Turkey is the main loser. The escalating conflict is frozen on the front lines. Instead of capitulating to Erdogan’s main demand to withdraw to the edge of the Idlib de-confliction zone agreed by Russia and Turkey, the Syrian army retains a large swathe of recaptured territory.
This includes the strategic Damascus-Aleppo M5 motorway and, according to the Britain-based Syrian Observatory of Human Rights, hundreds of villages and towns in Idlib, Hama and Aleppo provinces.
The Russian-backed Syrian army’s swift advance into Idlib demonstrated that Turkey’s insurgent forces were effective only when they had full Turkish army support on the ground as well as air cover from drones and missiles fired from Turkish jets flying on the outer edges of Idlib.
The Syrian army learned that it could lose regained territory if Russia did not provide air and logistical support. Consequently, the Syrian government has to measure military operations to suit Putin’s determination to avoid outright war with Turkey.
The observatory reports that 71 Turkish troops and 1,129 pro-Turkish fighters have been killed for the loss of 1,071 Syrian army soldiers and allied militiamen.
Ankara has had to accept that the Idlib de-confliction zone, the final insurgent bastion, will be diminished and bisected by the 12km-wide security corridor and patrolled by Turkish and Russian officers along the east-west M4 motorway. Turkish-backed jihadis and insurgents based in Idlib have been squeezed into a reduced area.
The pause in fighting and the creation of the M4 corridor could enable the overstretched Syrian army to consolidate its hold on retaken areas in the south while Turkey and its allies could reinforce their positions in the north.
Civilians remaining in insurgent-held areas could stay put, displaced Syrians could return to surviving homes and the 900,000 gathered near the Turkish border can be provided with shelter, food and medical care.
While Turkey cannot provide long-term protection for civilians and client paramilitaries, Russia remains determined to regain all of Idlib and restore Syrian sovereignty over the entire country, including eastern areas held by US-backed Kurdish forces. Turkey’s price for withdrawal from northern cantons may be narrow buffer zones on the Syrian side of the border.

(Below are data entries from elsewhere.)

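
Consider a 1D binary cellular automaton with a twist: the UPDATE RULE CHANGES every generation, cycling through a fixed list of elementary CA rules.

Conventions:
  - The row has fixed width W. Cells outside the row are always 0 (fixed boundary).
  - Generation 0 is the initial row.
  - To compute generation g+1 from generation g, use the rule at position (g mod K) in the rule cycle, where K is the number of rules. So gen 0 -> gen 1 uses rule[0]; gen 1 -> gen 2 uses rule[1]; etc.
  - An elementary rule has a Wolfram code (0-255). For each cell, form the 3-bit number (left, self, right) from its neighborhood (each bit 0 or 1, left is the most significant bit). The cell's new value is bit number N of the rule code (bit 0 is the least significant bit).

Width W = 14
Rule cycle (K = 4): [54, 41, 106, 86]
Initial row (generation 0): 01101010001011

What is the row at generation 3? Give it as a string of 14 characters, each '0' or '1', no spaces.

Answer: 00100001110010

Derivation:
Gen 0: 01101010001011
Gen 1 (rule 54): 10011111011100
Gen 2 (rule 41): 00010000110001
Gen 3 (rule 106): 00100001110010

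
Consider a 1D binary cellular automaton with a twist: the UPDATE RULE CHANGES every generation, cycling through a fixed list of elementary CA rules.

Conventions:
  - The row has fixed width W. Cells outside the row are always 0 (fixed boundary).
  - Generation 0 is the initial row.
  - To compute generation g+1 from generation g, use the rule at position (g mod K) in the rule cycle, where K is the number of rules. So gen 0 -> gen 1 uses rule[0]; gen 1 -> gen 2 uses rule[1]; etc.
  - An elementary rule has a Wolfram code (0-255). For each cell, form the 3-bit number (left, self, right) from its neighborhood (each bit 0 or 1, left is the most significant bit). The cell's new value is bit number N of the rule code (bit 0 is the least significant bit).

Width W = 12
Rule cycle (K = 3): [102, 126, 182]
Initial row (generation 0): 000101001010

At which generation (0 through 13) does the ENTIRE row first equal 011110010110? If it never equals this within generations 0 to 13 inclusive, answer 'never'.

Answer: never

Derivation:
Gen 0: 000101001010
Gen 1 (rule 102): 001111011110
Gen 2 (rule 126): 011001110011
Gen 3 (rule 182): 100110101100
Gen 4 (rule 102): 101011110100
Gen 5 (rule 126): 111110011110
Gen 6 (rule 182): 011101101101
Gen 7 (rule 102): 100110110111
Gen 8 (rule 126): 111111111101
Gen 9 (rule 182): 011111111011
Gen 10 (rule 102): 100000001101
Gen 11 (rule 126): 110000011111
Gen 12 (rule 182): 001000101110
Gen 13 (rule 102): 011001110010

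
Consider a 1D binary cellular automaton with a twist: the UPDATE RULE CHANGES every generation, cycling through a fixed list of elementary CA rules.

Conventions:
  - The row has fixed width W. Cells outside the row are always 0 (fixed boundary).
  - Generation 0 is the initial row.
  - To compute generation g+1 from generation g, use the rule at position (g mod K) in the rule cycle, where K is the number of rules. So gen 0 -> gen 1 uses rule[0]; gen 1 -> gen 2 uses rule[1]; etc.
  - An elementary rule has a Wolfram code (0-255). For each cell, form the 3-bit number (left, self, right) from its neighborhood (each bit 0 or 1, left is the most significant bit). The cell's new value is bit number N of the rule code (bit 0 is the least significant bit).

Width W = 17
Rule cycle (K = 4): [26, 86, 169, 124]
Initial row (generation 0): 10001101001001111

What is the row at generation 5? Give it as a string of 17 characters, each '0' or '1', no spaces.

Gen 0: 10001101001001111
Gen 1 (rule 26): 01011000110111000
Gen 2 (rule 86): 11001101010001100
Gen 3 (rule 169): 10001010100101001
Gen 4 (rule 124): 11001111110111101
Gen 5 (rule 26): 10111000000100000

Answer: 10111000000100000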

On the political front, Putin is seen around the world as a reliable ally. Erdogan’s policy of “zero problems with neighbours” has collapsed due to his interventions in Syria and, recently, Libya. Isolated in the region, Turkey has received only verbal support from the EU, US and Nato.
In response, Erdogan has dispatched thousands of foreign migrants to Turkey’s northern border with Greece and deployed 1,000 troops to prevent Greece from returning migrants to Turkey. Domestic criticism of his actions is rising.